Vor dem Hintergrund dieser Ereignisse lohnt sich eine kurze Erinnerung daran, dass die freie Meinungsäußerung Grenzen kennt und dass im Kontext dieser aktuellen Ereignisse die Schwelle zur strafbaren Beleidigung schneller überschritten sein kann, als mancher glauben mag.
Was ist eigentlich Antisemitismus? Antisemitismus wird gemäß der
Arbeitsdefinition der International Holocaust Remembrance Alliance (IHRA), der auch Deutschland angehört, wie folgt definiert:
„Antisemitismus ist eine bestimmte Wahrnehmung von Juden, die sich als Hass gegenüber Juden ausdrücken kann. Der Antisemitismus richtet sich in Wort oder Tat gegen jüdische oder nichtjüdische Einzelpersonen und/oder deren Eigentum sowie gegen jüdische Gemeindeinstitutionen oder religiöse Einrichtungen. Darüber hinaus kann auch der Staat Israel, der dabei als jüdisches Kollektiv verstanden wird, Ziel solcher Angriffe sein.“
Antisemitisch einzuordnen sind somit beispielsweise Zeichnungen und Symbole, die die angebliche Macht von Juden (also eine Vorstellung von diesen) abbilden, wie der Jude Rothschild, der die Welt umfasst oder gar entmenschlichende Metaphern, wie die Darstellung oder Bezeichnung von Juden als Ratten oder Heuschrecken.

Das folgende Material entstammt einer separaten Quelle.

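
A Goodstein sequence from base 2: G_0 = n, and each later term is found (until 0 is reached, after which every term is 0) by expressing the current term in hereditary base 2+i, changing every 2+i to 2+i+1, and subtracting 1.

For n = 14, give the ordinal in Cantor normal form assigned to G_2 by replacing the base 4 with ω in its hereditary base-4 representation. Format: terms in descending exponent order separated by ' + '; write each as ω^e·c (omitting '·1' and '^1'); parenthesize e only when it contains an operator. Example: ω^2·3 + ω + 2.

ω^(ω + 1) + ω^ω + 1

[0] 14 ≡ 2^(2 + 1) + 2^2 + 2 (base 2). Lift 3: 111. −1: 110.
[1] 110 ≡ 3^(3 + 1) + 3^3 + 2 (base 3). Lift 4: 1282. −1: 1281.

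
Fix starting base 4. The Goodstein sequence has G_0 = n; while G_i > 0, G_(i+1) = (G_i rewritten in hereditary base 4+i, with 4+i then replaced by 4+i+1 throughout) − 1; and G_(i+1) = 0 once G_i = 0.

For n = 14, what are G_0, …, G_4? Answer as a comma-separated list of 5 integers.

14, 16, 18, 20, 21

step 0: 14 = 3·4 + 2; sub 5 for 4: 3·5 + 2; = 17; G_1 = 17−1 = 16
step 1: 16 = 3·5 + 1; sub 6 for 5: 3·6 + 1; = 19; G_2 = 19−1 = 18
step 2: 18 = 3·6; sub 7 for 6: 3·7; = 21; G_3 = 21−1 = 20
step 3: 20 = 2·7 + 6; sub 8 for 7: 2·8 + 6; = 22; G_4 = 22−1 = 21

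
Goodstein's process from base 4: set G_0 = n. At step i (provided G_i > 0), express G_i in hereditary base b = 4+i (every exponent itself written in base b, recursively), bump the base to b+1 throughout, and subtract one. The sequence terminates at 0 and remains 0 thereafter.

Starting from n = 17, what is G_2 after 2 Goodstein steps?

(0) 17|_4 = 4^2 + 1 ↦ 5^2 + 1|_5 = 26 ⇒ 25
(1) 25|_5 = 5^2 ↦ 6^2|_6 = 36 ⇒ 35
(2) 35|_6 = 5·6 + 5 ↦ 5·7 + 5|_7 = 40 ⇒ 39

35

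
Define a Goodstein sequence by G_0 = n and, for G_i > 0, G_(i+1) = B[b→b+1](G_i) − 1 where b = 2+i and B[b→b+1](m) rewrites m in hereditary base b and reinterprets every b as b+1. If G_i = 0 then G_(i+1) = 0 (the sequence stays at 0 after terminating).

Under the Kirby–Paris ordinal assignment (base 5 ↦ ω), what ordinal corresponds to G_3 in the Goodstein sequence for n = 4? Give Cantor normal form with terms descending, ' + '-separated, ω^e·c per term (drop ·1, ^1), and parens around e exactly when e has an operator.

[0] 4 ≡ 2^2 (base 2). Lift 3: 27. −1: 26.
[1] 26 ≡ 2·3^2 + 2·3 + 2 (base 3). Lift 4: 42. −1: 41.
[2] 41 ≡ 2·4^2 + 2·4 + 1 (base 4). Lift 5: 61. −1: 60.
[3] 60 ≡ 2·5^2 + 2·5 (base 5). Lift 6: 84. −1: 83.

ω^2·2 + ω·2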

Im Zuge der aktuellen Ereignisse will man sich dann aber damit rechtfertigen, dass man lediglich legitime Kritik am Handeln des Staates Israel üben würde. Doch wo hört die legitime Äußerung einer Kritik auf (auch wenn sie anderen
Personen nicht gefällt) und beginnt die strafbare Beleidigung?
Hier muss der Einzelfall betrachtet werden unter Abwägung des Allgemeinen Persönlichkeitsrechts des Betroffenen (Art. 2 Abs. 1, Art. 1 Abs. 1 GG) und dem Recht auf freie Meinungsäußerung (Art. 5 Abs. 1 GG).

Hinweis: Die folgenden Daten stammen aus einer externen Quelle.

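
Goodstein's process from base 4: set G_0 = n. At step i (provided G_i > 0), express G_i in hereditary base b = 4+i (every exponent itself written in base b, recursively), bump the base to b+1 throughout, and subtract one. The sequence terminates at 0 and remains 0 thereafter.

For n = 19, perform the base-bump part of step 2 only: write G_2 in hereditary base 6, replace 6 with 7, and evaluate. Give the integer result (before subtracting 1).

50

G_0 = 19. HB_4(19) = 4^2 + 3. Bump = 28. G_1 = 27.
G_1 = 27. HB_5(27) = 5^2 + 2. Bump = 38. G_2 = 37.
G_2 = 37. HB_6(37) = 6^2 + 1. Bump = 50. G_3 = 49.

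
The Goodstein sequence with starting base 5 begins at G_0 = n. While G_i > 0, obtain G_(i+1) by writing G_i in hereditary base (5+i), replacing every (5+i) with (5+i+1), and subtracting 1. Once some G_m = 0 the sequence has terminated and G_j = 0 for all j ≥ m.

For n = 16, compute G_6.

G_0 = 16. HB_5(16) = 3·5 + 1. Bump = 19. G_1 = 18.
G_1 = 18. HB_6(18) = 3·6. Bump = 21. G_2 = 20.
G_2 = 20. HB_7(20) = 2·7 + 6. Bump = 22. G_3 = 21.
G_3 = 21. HB_8(21) = 2·8 + 5. Bump = 23. G_4 = 22.
G_4 = 22. HB_9(22) = 2·9 + 4. Bump = 24. G_5 = 23.
G_5 = 23. HB_10(23) = 2·10 + 3. Bump = 25. G_6 = 24.

24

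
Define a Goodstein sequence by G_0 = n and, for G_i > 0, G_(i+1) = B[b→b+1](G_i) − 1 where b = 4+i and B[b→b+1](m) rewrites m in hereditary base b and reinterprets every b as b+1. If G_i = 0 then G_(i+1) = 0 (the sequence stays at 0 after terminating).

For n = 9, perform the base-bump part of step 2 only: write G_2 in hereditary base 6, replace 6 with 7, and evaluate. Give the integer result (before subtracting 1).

12

G_0=9  [base 4] 2·4 + 1  →[4↦5]→  2·5 + 1 = 11  −1 ⇒ G_1=10
G_1=10  [base 5] 2·5  →[5↦6]→  2·6 = 12  −1 ⇒ G_2=11
G_2=11  [base 6] 6 + 5  →[6↦7]→  7 + 5 = 12  −1 ⇒ G_3=11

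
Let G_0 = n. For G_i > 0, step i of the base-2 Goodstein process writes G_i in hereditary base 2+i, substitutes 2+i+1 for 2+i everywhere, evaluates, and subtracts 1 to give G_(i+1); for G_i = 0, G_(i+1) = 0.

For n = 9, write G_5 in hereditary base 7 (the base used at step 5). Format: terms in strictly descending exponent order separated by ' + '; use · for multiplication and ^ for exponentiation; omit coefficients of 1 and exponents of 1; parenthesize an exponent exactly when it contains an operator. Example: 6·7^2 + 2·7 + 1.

3·7^7 + 3·7^3 + 3·7^2 + 3·7

(0) 9|_2 = 2^(2 + 1) + 1 ↦ 3^(3 + 1) + 1|_3 = 82 ⇒ 81
(1) 81|_3 = 3^(3 + 1) ↦ 4^(4 + 1)|_4 = 1024 ⇒ 1023
(2) 1023|_4 = 3·4^4 + 3·4^3 + 3·4^2 + 3·4 + 3 ↦ 3·5^5 + 3·5^3 + 3·5^2 + 3·5 + 3|_5 = 9843 ⇒ 9842
(3) 9842|_5 = 3·5^5 + 3·5^3 + 3·5^2 + 3·5 + 2 ↦ 3·6^6 + 3·6^3 + 3·6^2 + 3·6 + 2|_6 = 140744 ⇒ 140743
(4) 140743|_6 = 3·6^6 + 3·6^3 + 3·6^2 + 3·6 + 1 ↦ 3·7^7 + 3·7^3 + 3·7^2 + 3·7 + 1|_7 = 2471827 ⇒ 2471826
(5) 2471826|_7 = 3·7^7 + 3·7^3 + 3·7^2 + 3·7 ↦ 3·8^8 + 3·8^3 + 3·8^2 + 3·8|_8 = 50333400 ⇒ 50333399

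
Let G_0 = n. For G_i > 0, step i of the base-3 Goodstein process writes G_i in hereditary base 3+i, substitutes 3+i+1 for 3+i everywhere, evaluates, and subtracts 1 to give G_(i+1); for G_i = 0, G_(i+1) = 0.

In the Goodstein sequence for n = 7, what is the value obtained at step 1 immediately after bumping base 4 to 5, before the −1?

[0] 7 ≡ 2·3 + 1 (base 3). Lift 4: 9. −1: 8.
[1] 8 ≡ 2·4 (base 4). Lift 5: 10. −1: 9.

10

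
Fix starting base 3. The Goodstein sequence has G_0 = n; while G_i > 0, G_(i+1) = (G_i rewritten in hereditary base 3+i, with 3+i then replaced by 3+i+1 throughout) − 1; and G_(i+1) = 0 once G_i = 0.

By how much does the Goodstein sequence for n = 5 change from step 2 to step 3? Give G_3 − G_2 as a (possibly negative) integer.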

Eine solche Abwägung muss in Ausnahmefällen nicht getroffen werden. Das ist dann der Fall, wenn vom Äußernden eine sogenannte „Schmähkritik“ verlautbart wird, denn dann tritt die Meinungsfreiheit hinter den Schutz der persönlichen Ehre als
Ausfluss der Würde des Menschen zurück.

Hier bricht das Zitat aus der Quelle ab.